10.10.2011

Keep your mouth full! {green beans & eggs}

For me this is comfort food. I enjoy the richeness of the egg and the freshness of the green beans. Sometimes, if eggs feel like a lot and I know for sure that I'm not going anywhere else later on, I will have a crushed garlic clove and chunks of bread to dip in the flavored oil of the beans. Always though, I 'll add lots of black pepper. To make this plate you'll need fresh green beans from the farmers market. A good quantity is one kilo of greens. Wash them thoroughly and cut off both ends. Half cup of olive oil (extra virgin) or more is needed. When the oil has warmed up, you add one red onion, finelly chopped. About three minutes later you add two crushed cloves of garlic and your green beans.
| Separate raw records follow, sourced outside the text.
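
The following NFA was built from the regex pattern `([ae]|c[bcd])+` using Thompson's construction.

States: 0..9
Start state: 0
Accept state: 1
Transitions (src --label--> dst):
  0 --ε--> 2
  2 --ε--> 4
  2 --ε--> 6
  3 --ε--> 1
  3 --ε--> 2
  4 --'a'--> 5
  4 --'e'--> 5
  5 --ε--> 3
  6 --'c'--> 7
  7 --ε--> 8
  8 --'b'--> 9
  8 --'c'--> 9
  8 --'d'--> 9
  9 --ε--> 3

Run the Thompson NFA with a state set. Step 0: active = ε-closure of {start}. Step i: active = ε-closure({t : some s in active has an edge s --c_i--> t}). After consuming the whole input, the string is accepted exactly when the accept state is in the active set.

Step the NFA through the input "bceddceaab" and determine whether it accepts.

start: ε-closure({0}) = {0,2,4,6}
'b' @ 1: {}  — no active states
rest 'ceddceaab' ignored (set empty)
end set {} — state 1 not in

Answer: REJECT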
You give them two good turns in the pot so they are covered with oil thoroughly and you add canned tomatoes, preferably the ones which are already in chunks because when cooked they don't disappear but rather give an extra dimension to the plate. You will need 3/4 of the can. You will also need some water to help your greens cook more evenly. A good rule is to make sure that while cooking you have enough liquids to simmer properly. Salt and pepper to taste. When the boiling starts, lower the temperature and let it simmer. The food is ready in 20 minutes more or less. Not a long time for such a satisfying meal. Fry the eggs and you're good to go!